Siranush Sahakian said those prisoners claimed to have tried to take their lives in phone calls with their families in Armena. She refused to name them, saying only that they do not include any of the eight former political and military leaders of Nagorno-Karabakh standing trial in Azerbaijan.
“There were such repeated attempts after Red Cross visits [of the prisoners] stopped,” Sahakian told RFE/RL’s Armenian Service.
The Azerbaijani authorities until recently allowed representatives of the International Committee of the Red Cross (ICRC) to periodically to visit the Armenian prisoners to inspect their detention conditions, inquire about their health and arrange phone calls between them and their families. They most recently did so in June.
The ICRC will likely no longer have such exclusive access after being forced to end its mission in Azerbaijan on Wednesday. The Azerbaijani government announced plans to close its office in Baku early this year.
“The ICRC will continue to engage with the Azerbaijani authorities to support persons protected under international humanitarian law (IHL) in line with our mandate and the country’s obligations under the Geneva Conventions,” the Geneva-based organization said in a statement released on Tuesday.

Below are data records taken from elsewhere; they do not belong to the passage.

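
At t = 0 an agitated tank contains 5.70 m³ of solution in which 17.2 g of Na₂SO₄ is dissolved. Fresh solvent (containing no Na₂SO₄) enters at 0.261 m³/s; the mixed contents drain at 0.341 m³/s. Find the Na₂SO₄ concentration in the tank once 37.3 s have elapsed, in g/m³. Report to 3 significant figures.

Total volume: dV/dt = Q_in − Q_out = -0.080000 m³/s, so V(t) = 5.70 − 0.080000 t and V(37.3) = 2.7160 m³.
Species balance (pure solvent in): dm/dt = −Q_out · m/V(t).
dm/m = −Q_out dt/(V₀ − 0.080000 t); integrating gives ln(m/m₀) = −(Q_out/(Q_in−Q_out)) ln(V/V₀).
m = m₀ (V₀/V)^(Q_out/(Q_in−Q_out)) = 17.2 × (5.70/2.7160)^(-4.2625) = 0.72986 g.
C = m/V = 0.72986/2.7160 = 0.26872 g/m³.

0.269 g/m³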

U.S. President Donald Trump, joined by Armenian Prime Minister Nikol Pashinian and Azerbaijan President Ilham Aliyev, speaks during a trilateral signing ceremony at the White House, August 8, 2025.
Prospects for the release anytime soon of the captives remain uncertain even after the initialing of an Armenian-Azerbaijani peace treaty in Washington on August 8. Neither the treaty nor a separate declaration signed by Azerbaijani President Ilham Aliyev and Armenian Prime Minister Nikol Pashinian at the White House commits Baku to freeing them.

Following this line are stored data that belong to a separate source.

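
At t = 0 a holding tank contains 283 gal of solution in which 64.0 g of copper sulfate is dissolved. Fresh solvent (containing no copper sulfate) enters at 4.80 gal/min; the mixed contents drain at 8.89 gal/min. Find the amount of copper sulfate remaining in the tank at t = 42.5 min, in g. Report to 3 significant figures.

Let m(t) be the amount of copper sulfate. Volume: V(t) = V₀ + (Q_in − Q_out) t = 283 − 4.0900 t; V(42.5) = 109.17 gal.
Species balance (pure solvent in): dm/dt = −Q_out · m/V(t).
dm/m = −Q_out dt/(V₀ − 4.0900 t); integrating gives ln(m/m₀) = −(Q_out/(Q_in−Q_out)) ln(V/V₀).
m = m₀ (V₀/V)^(Q_out/(Q_in−Q_out)) = 64.0 × (283/109.17)^(-2.1736) = 8.0732 g.

8.07 g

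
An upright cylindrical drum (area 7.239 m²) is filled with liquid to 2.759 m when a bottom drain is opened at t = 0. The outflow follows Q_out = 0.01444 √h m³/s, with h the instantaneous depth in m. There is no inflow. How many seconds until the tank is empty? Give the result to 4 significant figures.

Unsteady balance on liquid volume: A dh/dt = −0.01444 √h.
This is separable: 2 d(√h)/dt = −0.01444/A, so √h = √h₀ − (0.01444/(2A)) t.
Tank is empty when √h = 0: t_empty = 2A√h₀/0.01444.
t_empty = 2·7.239·√2.759/0.01444 = 14.4780·1.66102/0.01444 = 1665.39 s.

1665 s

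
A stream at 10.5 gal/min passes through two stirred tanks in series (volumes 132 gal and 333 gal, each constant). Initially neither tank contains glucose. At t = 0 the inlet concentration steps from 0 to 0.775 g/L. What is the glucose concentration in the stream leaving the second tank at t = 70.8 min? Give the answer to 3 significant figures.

0.639 g/L

Species balance on tank i: dCᵢ/dt = (Cᵢ₋₁ − Cᵢ)/τᵢ with τᵢ = Vᵢ/Q.
τ₁ = 132/10.5 = 12.571 min; τ₂ = 333/10.5 = 31.714 min.
Tank 1: C₁ = C_in(1 − e^(−t/τ₁)). Tank 2 (τ₁ ≠ τ₂): C₂ = C_in[1 − (τ₁ e^(−t/τ₁) − τ₂ e^(−t/τ₂))/(τ₁ − τ₂)].
At t = 70.8: e^(−t/τ₁) = 0.0035821, e^(−t/τ₂) = 0.10727.
C₂ = 0.775·[1 − (12.571·0.0035821 − 31.714·0.10727)/(-19.143)] = 0.775·0.82464 = 0.63910 g/L.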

This fact gave more ammunition to Pashinian’s domestic critics who accuse him of doing little to secure the prisoners’ release. Some of them claim that he does not want the former Karabakh leaders, notably Armenian-born billionaire and philanthropist Ruben Vardanyan, to be freed. Pashinian again denied that following the Washington talks.

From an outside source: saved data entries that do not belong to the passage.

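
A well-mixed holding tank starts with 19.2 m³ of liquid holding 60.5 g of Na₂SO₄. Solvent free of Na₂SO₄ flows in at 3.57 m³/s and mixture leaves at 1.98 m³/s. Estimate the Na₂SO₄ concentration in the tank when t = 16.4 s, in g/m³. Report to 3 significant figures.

0.459 g/m³

Total volume: dV/dt = Q_in − Q_out = 1.5900 m³/s, so V(t) = 19.2 + 1.5900 t and V(16.4) = 45.276 m³.
No Na₂SO₄ enters, so dm/dt = −Q_out · (m/V).
Separate: dm/m = −Q_out dt/V(t) ⇒ ln(m/m₀) = −(Q_out/(Q_in−Q_out)) ln(V/V₀).
m = m₀ (V₀/V)^(Q_out/(Q_in−Q_out)) = 60.5 × (19.2/45.276)^(1.2453) = 20.788 g.
C = m/V = 20.788/45.276 = 0.45913 g/m³.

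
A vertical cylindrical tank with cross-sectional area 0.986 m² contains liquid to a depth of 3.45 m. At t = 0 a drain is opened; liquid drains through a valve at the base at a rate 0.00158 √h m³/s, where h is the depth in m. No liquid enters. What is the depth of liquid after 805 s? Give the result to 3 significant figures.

A dh/dt = −Q_out = −0.00158 √h.
∫ h^(−1/2) dh = −(0.00158/A) ∫ dt, giving 2√h = 2√h₀ − (0.00158/A) t.
√h = √3.45 − 0.00158·805/(2·0.986) = 1.8574 − 0.64498 = 1.2124.
h = 1.2124² = 1.4700 m.

1.47 m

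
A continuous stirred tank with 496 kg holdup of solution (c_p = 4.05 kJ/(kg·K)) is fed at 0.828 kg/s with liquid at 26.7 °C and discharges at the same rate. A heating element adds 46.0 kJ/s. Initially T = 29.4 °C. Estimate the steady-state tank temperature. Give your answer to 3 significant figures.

Unsteady energy balance on the tank contents: M c_p dT/dt = ṁ c_p (T_in − T) + 46.0.
At steady state dT/dt = 0 ⇒ T_ss = T_in + Q̇/(ṁ c_p) = 26.7 + 46.0/(0.828·4.05) = 40.417 °C.

40.4 °C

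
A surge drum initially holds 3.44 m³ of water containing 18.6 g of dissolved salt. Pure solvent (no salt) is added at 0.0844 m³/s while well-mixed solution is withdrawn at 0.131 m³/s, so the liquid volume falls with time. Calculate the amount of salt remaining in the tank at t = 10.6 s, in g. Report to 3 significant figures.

Let m(t) be the amount of salt. Volume: V(t) = V₀ + (Q_in − Q_out) t = 3.44 − 0.046600 t; V(10.6) = 2.9460 m³.
Species balance (pure solvent in): dm/dt = −Q_out · m/V(t).
dm/m = −Q_out dt/(V₀ − 0.046600 t); integrating gives ln(m/m₀) = −(Q_out/(Q_in−Q_out)) ln(V/V₀).
m = m₀ (V₀/V)^(Q_out/(Q_in−Q_out)) = 18.6 × (3.44/2.9460)^(-2.8112) = 12.030 g.

12.0 g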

Meeting with Pashinian at the White House, U.S. President Donald Trump promised to ask Aliyev to free the “23 Christians.” It is still not clear whether Trump has done that.
The Yerevan daily Hraparak reported that in an August 30 phone call with Armen Grigorian, the secretary of Armenia’s Security Council, Aliyev’s foreign policy aide, Hikmet Hajiyev, said Baku cannot grant Trump’s request. According to the paper, Hajiyev also objected to Yerevan’s use of the phrase “Christian prisoners.” A spokesperson for Grigorian’s office declined to confirm or refute the report on Wednesday.